My vision is of a system that would work out of the box for the ordinary user. Beowolf, though a great system, requires way too much programming and configuration support.
That's why I'm focused on openMosix which handles load balancing in the background. openMosix, however, works at the local Lan level. My vision is to hack it to work at the Internet level. This would require the openMosix kernal patch _and_ another patch as yet unwritten.
Since I am not a C hacker, I need to interest someone who is one. Two or three components seem to be what's needed as a minimum:
1. The kernel patch that does what the openMosix patch does, but across the Internet, through one's firewall/router;
2. A CGI script that accesses a database of information about projects, connects nodes to the projects they select and tracks the amount of time donated; and
3. A Firefox plugin to do anything needed on the node end, like maintain a database of previously selected projects, a database of servers and report the amount of time donated.
I'm working on finding a scripting language that I like. (Others could, and will, use other languages.)
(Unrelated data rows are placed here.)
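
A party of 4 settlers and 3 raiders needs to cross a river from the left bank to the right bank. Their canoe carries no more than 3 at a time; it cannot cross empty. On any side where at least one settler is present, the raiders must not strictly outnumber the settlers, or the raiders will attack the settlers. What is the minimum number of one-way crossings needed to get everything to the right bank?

5

Counting alone: each trip to the right bank takes at most 3 across and each return brings at least 1 back, so after t trips out (and t−1 returns) at most 3t − (t−1) of the 7 are across; that first reaches 7 at t = 3, so at least 5 crossings are needed.
The plan below uses exactly 5 crossings, so it is optimal:
1. 3 raiders → the right bank.  (the left bank: 4S 0R; the right bank: 0S 3R)
2. 1 raider ← the left bank.  (the left bank: 4S 1R; the right bank: 0S 2R)
3. 3 settlers → the right bank.  (the left bank: 1S 1R; the right bank: 3S 2R)
4. 1 settler ← the left bank.  (the left bank: 2S 1R; the right bank: 2S 2R)
5. 2 settlers and 1 raider → the right bank.  (the left bank: 0S 0R; the right bank: 4S 3R)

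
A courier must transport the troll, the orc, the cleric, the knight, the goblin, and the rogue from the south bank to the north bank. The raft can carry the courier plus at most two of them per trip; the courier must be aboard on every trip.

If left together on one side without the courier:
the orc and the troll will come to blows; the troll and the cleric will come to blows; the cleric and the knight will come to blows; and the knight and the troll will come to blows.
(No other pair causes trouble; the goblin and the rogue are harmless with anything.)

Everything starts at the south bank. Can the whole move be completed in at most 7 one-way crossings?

Counting alone: the courier can take at most 2 across per trip to the north bank, so moving all 6 needs at least 3 loaded trips out, with a return between consecutive ones — at least 5 crossings.
The safety rule pushes this higher. Following every safe sequence of crossings, the most of the 6 that can be at the north bank as the raft arrives there on crossings 5, 7 is 4, 5 respectively — never all 6.
So the move cannot be finished within 7 crossings. (The shortest complete plan takes 9:)
1. Courier goes to the north bank with the cleric and the troll.  [the south bank: the goblin, the knight, the orc, the rogue | the north bank: the cleric, the troll]
2. Courier goes back to the south bank with the troll.  [the south bank: the goblin, the knight, the orc, the rogue, the troll | the north bank: the cleric]
3. Courier goes to the north bank with the orc and the troll.  [the south bank: the goblin, the knight, the rogue | the north bank: the cleric, the orc, the troll]
4. Courier goes back to the south bank with the troll.  [the south bank: the goblin, the knight, the rogue, the troll | the north bank: the cleric, the orc]
5. Courier goes to the north bank with the goblin and the troll.  [the south bank: the knight, the rogue | the north bank: the cleric, the goblin, the orc, the troll]
6. Courier goes back to the south bank with the troll.  [the south bank: the knight, the rogue, the troll | the north bank: the cleric, the goblin, the orc]
7. Courier goes to the north bank with the rogue and the troll.  [the south bank: the knight | the north bank: the cleric, the goblin, the orc, the rogue, the troll]
8. Courier goes back to the south bank with the troll.  [the south bank: the knight, the troll | the north bank: the cleric, the goblin, the orc, the rogue]
9. Courier goes to the north bank with the knight and the troll.  [the south bank: — | the north bank: the cleric, the goblin, the knight, the orc, the rogue, the troll]

No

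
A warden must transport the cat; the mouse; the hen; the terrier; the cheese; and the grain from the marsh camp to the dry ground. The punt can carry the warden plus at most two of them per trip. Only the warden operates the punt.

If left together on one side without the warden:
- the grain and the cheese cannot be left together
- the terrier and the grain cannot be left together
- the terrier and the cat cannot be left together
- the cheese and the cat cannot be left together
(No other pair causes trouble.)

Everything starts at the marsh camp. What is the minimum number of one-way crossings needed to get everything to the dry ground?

5

Counting alone: the warden can take at most 2 across per trip to the dry ground, so moving all 6 needs at least 3 loaded trips out, with a return between consecutive ones — at least 5 crossings.
The plan below uses exactly 5 crossings, so it is optimal:
1. Warden goes to the dry ground with the cat and the grain.
2. Warden goes back to the marsh camp alone.
3. Warden goes to the dry ground with the hen and the mouse.
4. Warden goes back to the marsh camp alone.
5. Warden goes to the dry ground with the cheese and the terrier.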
However, I am _not_ a C hacker and need to find one enthusiastic enough to take this on. Once started, advice could be had from the openMosix community.
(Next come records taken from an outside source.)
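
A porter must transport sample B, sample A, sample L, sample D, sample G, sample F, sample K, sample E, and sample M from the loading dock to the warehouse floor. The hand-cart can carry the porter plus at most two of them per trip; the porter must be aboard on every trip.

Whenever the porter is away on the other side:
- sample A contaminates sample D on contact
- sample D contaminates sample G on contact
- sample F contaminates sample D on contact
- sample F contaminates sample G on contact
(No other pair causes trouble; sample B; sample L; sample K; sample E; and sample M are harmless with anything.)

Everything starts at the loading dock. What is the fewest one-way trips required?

15

Counting alone: the porter can take at most 2 across per trip to the warehouse floor, so moving all 9 needs at least 5 loaded trips out, with a return between consecutive ones — at least 9 crossings.
The safety rule pushes this higher. Following every safe sequence of crossings, the most of the 9 that can be at the warehouse floor as the hand-cart arrives there on crossings 9, 11, 13 is 6, 7, 8 respectively — never all 9.
So no plan with fewer than 15 crossings exists, and this one achieves 15:
1. Porter goes to the warehouse floor with sample D and sample G.
2. Porter goes back to the loading dock with sample D.
3. Porter goes to the warehouse floor with sample B and sample D.
4. Porter goes back to the loading dock with sample D.
5. Porter goes to the warehouse floor with sample A and sample D.
6. Porter goes back to the loading dock with sample D.
7. Porter goes to the warehouse floor with sample D and sample L.
8. Porter goes back to the loading dock with sample D.
9. Porter goes to the warehouse floor with sample D and sample K.
10. Porter goes back to the loading dock with sample D.
11. Porter goes to the warehouse floor with sample D and sample E.
12. Porter goes back to the loading dock with sample D.
13. Porter goes to the warehouse floor with sample D and sample M.
14. Porter goes back to the loading dock with sample D.
15. Porter goes to the warehouse floor with sample D and sample F.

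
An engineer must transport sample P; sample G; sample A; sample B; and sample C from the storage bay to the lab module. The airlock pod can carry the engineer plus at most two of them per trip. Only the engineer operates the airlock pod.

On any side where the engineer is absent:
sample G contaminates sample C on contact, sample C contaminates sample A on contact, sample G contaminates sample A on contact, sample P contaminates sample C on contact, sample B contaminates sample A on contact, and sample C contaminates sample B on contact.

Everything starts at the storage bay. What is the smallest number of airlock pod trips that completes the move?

7

Counting alone: the engineer can take at most 2 across per trip to the lab module, so moving all 5 needs at least 3 loaded trips out, with a return between consecutive ones — at least 5 crossings.
The safety rule pushes this higher. Following every safe sequence of crossings, the most of the 5 that can be at the lab module as the airlock pod arrives there on crossing 5 is 4 — never all 5.
So no plan with fewer than 7 crossings exists, and this one achieves 7:
1. Engineer goes to the lab module with sample A and sample C.
2. Engineer goes back to the storage bay with sample A.
3. Engineer goes to the lab module with sample A and sample P.
4. Engineer goes back to the storage bay with sample C.
5. Engineer goes to the lab module with sample B and sample G.
6. Engineer goes back to the storage bay with sample A.
7. Engineer goes to the lab module with sample A and sample C.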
So, if you've written a few C programs and kernal hacking would be just the thing to stretch your abilities, hop on board.
P.S. to John & Roberts: Once working the patch(s) will be drop-in code that will require little more than an extra line in your make file. As best as I can tell, the kernel patch adds just a few hundred bytes and does not effect the functioning of the kernal unless the rest of the openMosix software is turned on. What I'm saying is, the kernal patch could be painlessly added to the base distro and the rest could be a *.dsl or a *tar.gz loaded by the user.